Itilah anomie sendiri sebetulnya berasal dari seorang pakar sosiologi perancis, Emile
durkeim, yang berarti suatu keadaan tanpa norma. Konsep anomie ini kemudian oleh
Merton diformulasikan dalam rangka menjelaskan keterkaitan antara kelas-kelas sosial
dengan kecenderungan pengadaptasiannya dalam sikap dan perilaku kelompok. Merton
berusaha menunjukkan bahwa berbagai struktur sosial yang mungkin terdapat di
masyarakat dalam realitasnya telah mendorong orang-orang dengan kualitas tertentu
cenderung berperilaku menyimpang ketimbang mematuhi norma-norma kemasyarakatan.

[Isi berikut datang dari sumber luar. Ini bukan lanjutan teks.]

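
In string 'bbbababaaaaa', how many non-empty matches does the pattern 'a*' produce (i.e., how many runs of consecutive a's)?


Pattern 'a*' matches zero or more a's. We want non-empty runs of consecutive a's.
String: 'bbbababaaaaa'
Walking through the string to find runs of a's:
  Run 1: positions 3-3 -> 'a'
  Run 2: positions 5-5 -> 'a'
  Run 3: positions 7-11 -> 'aaaaa'
Non-empty runs found: ['a', 'a', 'aaaaa']
Count: 3

3


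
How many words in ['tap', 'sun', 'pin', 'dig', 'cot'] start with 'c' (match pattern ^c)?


Pattern ^c anchors to start of word. Check which words begin with 'c':
  'tap' -> no
  'sun' -> no
  'pin' -> no
  'dig' -> no
  'cot' -> MATCH (starts with 'c')
Matching words: ['cot']
Count: 1

1


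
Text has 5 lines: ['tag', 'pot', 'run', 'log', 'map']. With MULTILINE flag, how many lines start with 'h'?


With MULTILINE flag, ^ matches the start of each line.
Lines: ['tag', 'pot', 'run', 'log', 'map']
Checking which lines start with 'h':
  Line 1: 'tag' -> no
  Line 2: 'pot' -> no
  Line 3: 'run' -> no
  Line 4: 'log' -> no
  Line 5: 'map' -> no
Matching lines: []
Count: 0

0


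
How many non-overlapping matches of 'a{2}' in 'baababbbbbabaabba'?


Pattern 'a{2}' matches exactly 2 consecutive a's (greedy, non-overlapping).
String: 'baababbbbbabaabba'
Scanning for runs of a's:
  Run at pos 1: 'aa' (length 2) -> 1 match(es)
  Run at pos 4: 'a' (length 1) -> 0 match(es)
  Run at pos 10: 'a' (length 1) -> 0 match(es)
  Run at pos 12: 'aa' (length 2) -> 1 match(es)
  Run at pos 16: 'a' (length 1) -> 0 match(es)
Matches found: ['aa', 'aa']
Total: 2

2


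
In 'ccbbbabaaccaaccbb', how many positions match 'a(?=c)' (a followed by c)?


Lookahead 'a(?=c)' matches 'a' only when followed by 'c'.
String: 'ccbbbabaaccaaccbb'
Checking each position where char is 'a':
  pos 5: 'a' -> no (next='b')
  pos 7: 'a' -> no (next='a')
  pos 8: 'a' -> MATCH (next='c')
  pos 11: 'a' -> no (next='a')
  pos 12: 'a' -> MATCH (next='c')
Matching positions: [8, 12]
Count: 2

2


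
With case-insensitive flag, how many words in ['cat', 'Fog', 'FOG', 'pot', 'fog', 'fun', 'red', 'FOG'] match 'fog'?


Case-insensitive matching: compare each word's lowercase form to 'fog'.
  'cat' -> lower='cat' -> no
  'Fog' -> lower='fog' -> MATCH
  'FOG' -> lower='fog' -> MATCH
  'pot' -> lower='pot' -> no
  'fog' -> lower='fog' -> MATCH
  'fun' -> lower='fun' -> no
  'red' -> lower='red' -> no
  'FOG' -> lower='fog' -> MATCH
Matches: ['Fog', 'FOG', 'fog', 'FOG']
Count: 4

4


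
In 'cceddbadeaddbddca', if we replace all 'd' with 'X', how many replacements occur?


re.sub('d', 'X', text) replaces every occurrence of 'd' with 'X'.
Text: 'cceddbadeaddbddca'
Scanning for 'd':
  pos 3: 'd' -> replacement #1
  pos 4: 'd' -> replacement #2
  pos 7: 'd' -> replacement #3
  pos 10: 'd' -> replacement #4
  pos 11: 'd' -> replacement #5
  pos 13: 'd' -> replacement #6
  pos 14: 'd' -> replacement #7
Total replacements: 7

7


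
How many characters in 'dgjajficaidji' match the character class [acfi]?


Character class [acfi] matches any of: {a, c, f, i}
Scanning string 'dgjajficaidji' character by character:
  pos 0: 'd' -> no
  pos 1: 'g' -> no
  pos 2: 'j' -> no
  pos 3: 'a' -> MATCH
  pos 4: 'j' -> no
  pos 5: 'f' -> MATCH
  pos 6: 'i' -> MATCH
  pos 7: 'c' -> MATCH
  pos 8: 'a' -> MATCH
  pos 9: 'i' -> MATCH
  pos 10: 'd' -> no
  pos 11: 'j' -> no
  pos 12: 'i' -> MATCH
Total matches: 7

7


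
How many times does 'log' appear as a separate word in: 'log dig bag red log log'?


Scanning each word for exact match 'log':
  Word 1: 'log' -> MATCH
  Word 2: 'dig' -> no
  Word 3: 'bag' -> no
  Word 4: 'red' -> no
  Word 5: 'log' -> MATCH
  Word 6: 'log' -> MATCH
Total matches: 3

3


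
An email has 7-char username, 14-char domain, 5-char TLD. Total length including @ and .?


An email address has format: username@domain.tld
Username length: 7
'@' character: 1
Domain length: 14
'.' character: 1
TLD length: 5
Total = 7 + 1 + 14 + 1 + 5 = 28

28


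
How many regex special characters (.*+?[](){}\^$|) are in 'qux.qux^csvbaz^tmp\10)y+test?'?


Regex special characters are: . * + ? [ ] ( ) { } \ ^ $ |
Scanning 'qux.qux^csvbaz^tmp\10)y+test?':
  pos 3: '.' -> SPECIAL
  pos 7: '^' -> SPECIAL
  pos 14: '^' -> SPECIAL
  pos 18: '\' -> SPECIAL
  pos 21: ')' -> SPECIAL
  pos 23: '+' -> SPECIAL
  pos 28: '?' -> SPECIAL
Special chars found: ['.', '^', '^', '\\', ')', '+', '?']
Total: 7

7


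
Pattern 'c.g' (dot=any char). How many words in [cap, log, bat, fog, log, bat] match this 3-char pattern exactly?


Pattern 'c.g' means: starts with 'c', any single char, ends with 'g'.
Checking each word (must be exactly 3 chars):
  'cap' (len=3): no
  'log' (len=3): no
  'bat' (len=3): no
  'fog' (len=3): no
  'log' (len=3): no
  'bat' (len=3): no
Matching words: []
Total: 0

0


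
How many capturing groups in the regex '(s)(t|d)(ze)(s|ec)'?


To count capturing groups, count each '(' that starts a group.
Pattern: '(s)(t|d)(ze)(s|ec)'
Walking through the pattern:
  Position 0: '(' -> group #1
  Position 3: '(' -> group #2
  Position 8: '(' -> group #3
  Position 12: '(' -> group #4
Total capturing groups: 4

4


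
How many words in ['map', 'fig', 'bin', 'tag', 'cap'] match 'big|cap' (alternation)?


Alternation 'big|cap' matches either 'big' or 'cap'.
Checking each word:
  'map' -> no
  'fig' -> no
  'bin' -> no
  'tag' -> no
  'cap' -> MATCH
Matches: ['cap']
Count: 1

1


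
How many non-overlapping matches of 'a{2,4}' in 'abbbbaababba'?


Pattern 'a{2,4}' matches between 2 and 4 consecutive a's (greedy).
String: 'abbbbaababba'
Finding runs of a's and applying greedy matching:
  Run at pos 0: 'a' (length 1)
  Run at pos 5: 'aa' (length 2)
  Run at pos 8: 'a' (length 1)
  Run at pos 11: 'a' (length 1)
Matches: ['aa']
Count: 1

1


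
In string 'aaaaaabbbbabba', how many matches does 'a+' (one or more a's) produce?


Pattern 'a+' matches one or more consecutive a's.
String: 'aaaaaabbbbabba'
Scanning for runs of a:
  Match 1: 'aaaaaa' (length 6)
  Match 2: 'a' (length 1)
  Match 3: 'a' (length 1)
Total matches: 3

3


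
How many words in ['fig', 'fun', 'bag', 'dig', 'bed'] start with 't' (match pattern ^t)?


Pattern ^t anchors to start of word. Check which words begin with 't':
  'fig' -> no
  'fun' -> no
  'bag' -> no
  'dig' -> no
  'bed' -> no
Matching words: []
Count: 0

0


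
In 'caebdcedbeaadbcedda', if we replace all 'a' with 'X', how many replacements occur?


re.sub('a', 'X', text) replaces every occurrence of 'a' with 'X'.
Text: 'caebdcedbeaadbcedda'
Scanning for 'a':
  pos 1: 'a' -> replacement #1
  pos 10: 'a' -> replacement #2
  pos 11: 'a' -> replacement #3
  pos 18: 'a' -> replacement #4
Total replacements: 4

4


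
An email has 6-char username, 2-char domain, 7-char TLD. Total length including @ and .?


An email address has format: username@domain.tld
Username length: 6
'@' character: 1
Domain length: 2
'.' character: 1
TLD length: 7
Total = 6 + 1 + 2 + 1 + 7 = 17

17


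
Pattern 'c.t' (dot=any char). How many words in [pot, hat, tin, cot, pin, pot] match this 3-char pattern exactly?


Pattern 'c.t' means: starts with 'c', any single char, ends with 't'.
Checking each word (must be exactly 3 chars):
  'pot' (len=3): no
  'hat' (len=3): no
  'tin' (len=3): no
  'cot' (len=3): MATCH
  'pin' (len=3): no
  'pot' (len=3): no
Matching words: ['cot']
Total: 1

1


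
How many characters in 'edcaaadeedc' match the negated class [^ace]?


Negated class [^ace] matches any char NOT in {a, c, e}
Scanning 'edcaaadeedc':
  pos 0: 'e' -> no (excluded)
  pos 1: 'd' -> MATCH
  pos 2: 'c' -> no (excluded)
  pos 3: 'a' -> no (excluded)
  pos 4: 'a' -> no (excluded)
  pos 5: 'a' -> no (excluded)
  pos 6: 'd' -> MATCH
  pos 7: 'e' -> no (excluded)
  pos 8: 'e' -> no (excluded)
  pos 9: 'd' -> MATCH
  pos 10: 'c' -> no (excluded)
Total matches: 3

3


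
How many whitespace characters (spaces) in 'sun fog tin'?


\s matches whitespace characters (spaces, tabs, etc.).
Text: 'sun fog tin'
This text has 3 words separated by spaces.
Number of spaces = number of words - 1 = 3 - 1 = 2

2


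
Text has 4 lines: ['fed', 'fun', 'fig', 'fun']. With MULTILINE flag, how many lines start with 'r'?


With MULTILINE flag, ^ matches the start of each line.
Lines: ['fed', 'fun', 'fig', 'fun']
Checking which lines start with 'r':
  Line 1: 'fed' -> no
  Line 2: 'fun' -> no
  Line 3: 'fig' -> no
  Line 4: 'fun' -> no
Matching lines: []
Count: 0

0


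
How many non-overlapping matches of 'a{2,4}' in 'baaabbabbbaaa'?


Pattern 'a{2,4}' matches between 2 and 4 consecutive a's (greedy).
String: 'baaabbabbbaaa'
Finding runs of a's and applying greedy matching:
  Run at pos 1: 'aaa' (length 3)
  Run at pos 6: 'a' (length 1)
  Run at pos 10: 'aaa' (length 3)
Matches: ['aaa', 'aaa']
Count: 2

2


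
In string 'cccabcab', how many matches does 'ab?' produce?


Pattern 'ab?' matches 'a' optionally followed by 'b'.
String: 'cccabcab'
Scanning left to right for 'a' then checking next char:
  Match 1: 'ab' (a followed by b)
  Match 2: 'ab' (a followed by b)
Total matches: 2

2


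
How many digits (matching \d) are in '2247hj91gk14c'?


\d matches any digit 0-9.
Scanning '2247hj91gk14c':
  pos 0: '2' -> DIGIT
  pos 1: '2' -> DIGIT
  pos 2: '4' -> DIGIT
  pos 3: '7' -> DIGIT
  pos 6: '9' -> DIGIT
  pos 7: '1' -> DIGIT
  pos 10: '1' -> DIGIT
  pos 11: '4' -> DIGIT
Digits found: ['2', '2', '4', '7', '9', '1', '1', '4']
Total: 8

8


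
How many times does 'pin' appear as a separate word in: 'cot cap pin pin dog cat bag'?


Scanning each word for exact match 'pin':
  Word 1: 'cot' -> no
  Word 2: 'cap' -> no
  Word 3: 'pin' -> MATCH
  Word 4: 'pin' -> MATCH
  Word 5: 'dog' -> no
  Word 6: 'cat' -> no
  Word 7: 'bag' -> no
Total matches: 2

2


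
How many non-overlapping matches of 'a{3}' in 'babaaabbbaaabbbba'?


Pattern 'a{3}' matches exactly 3 consecutive a's (greedy, non-overlapping).
String: 'babaaabbbaaabbbba'
Scanning for runs of a's:
  Run at pos 1: 'a' (length 1) -> 0 match(es)
  Run at pos 3: 'aaa' (length 3) -> 1 match(es)
  Run at pos 9: 'aaa' (length 3) -> 1 match(es)
  Run at pos 16: 'a' (length 1) -> 0 match(es)
Matches found: ['aaa', 'aaa']
Total: 2

2


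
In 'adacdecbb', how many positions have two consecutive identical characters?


Looking for consecutive identical characters in 'adacdecbb':
  pos 0-1: 'a' vs 'd' -> different
  pos 1-2: 'd' vs 'a' -> different
  pos 2-3: 'a' vs 'c' -> different
  pos 3-4: 'c' vs 'd' -> different
  pos 4-5: 'd' vs 'e' -> different
  pos 5-6: 'e' vs 'c' -> different
  pos 6-7: 'c' vs 'b' -> different
  pos 7-8: 'b' vs 'b' -> MATCH ('bb')
Consecutive identical pairs: ['bb']
Count: 1

1


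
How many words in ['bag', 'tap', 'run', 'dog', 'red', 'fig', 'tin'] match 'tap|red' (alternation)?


Alternation 'tap|red' matches either 'tap' or 'red'.
Checking each word:
  'bag' -> no
  'tap' -> MATCH
  'run' -> no
  'dog' -> no
  'red' -> MATCH
  'fig' -> no
  'tin' -> no
Matches: ['tap', 'red']
Count: 2

2


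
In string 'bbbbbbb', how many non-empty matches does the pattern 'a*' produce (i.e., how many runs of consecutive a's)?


Pattern 'a*' matches zero or more a's. We want non-empty runs of consecutive a's.
String: 'bbbbbbb'
Walking through the string to find runs of a's:
Non-empty runs found: []
Count: 0

0


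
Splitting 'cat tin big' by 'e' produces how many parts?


Splitting by 'e' breaks the string at each occurrence of the separator.
Text: 'cat tin big'
Parts after split:
  Part 1: 'cat tin big'
Total parts: 1

1


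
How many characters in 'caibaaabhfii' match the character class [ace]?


Character class [ace] matches any of: {a, c, e}
Scanning string 'caibaaabhfii' character by character:
  pos 0: 'c' -> MATCH
  pos 1: 'a' -> MATCH
  pos 2: 'i' -> no
  pos 3: 'b' -> no
  pos 4: 'a' -> MATCH
  pos 5: 'a' -> MATCH
  pos 6: 'a' -> MATCH
  pos 7: 'b' -> no
  pos 8: 'h' -> no
  pos 9: 'f' -> no
  pos 10: 'i' -> no
  pos 11: 'i' -> no
Total matches: 5

5


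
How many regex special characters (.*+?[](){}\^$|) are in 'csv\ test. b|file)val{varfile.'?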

3.Teori Sub-budaya Delinkuen
Teori ini dilontarkan oleh Albert K Cohen, yang menjelaskan terjadinya peningkatan
perilaku delinkuen di daerah kumuh. Fokus perhatiannya terarah pada satu pemahaman
bahwa perilaku delinkuen di kalangan usia muda, kelas bawah merupakan cerminan
ketidakpuasan mereka terhadap norma-norma dan nilai kelompok kelas menengah yang
mendominasi.
4. Teori Netralisasi
Pada dasarnya teori netralisasi ini beranggapan bahwa aktivitas manusia selalu
dikendalikan oleh pikirannya. Menurut teori ini orang-orang berperilaku jahat atau
menyimpang disebabkan adanya kecenderungan di kalangan mereka untuk merasionalkan
norma-norma dan nilai-nilai ( yang seharusnya berfungsi sebagai pencegah perilaku jahat )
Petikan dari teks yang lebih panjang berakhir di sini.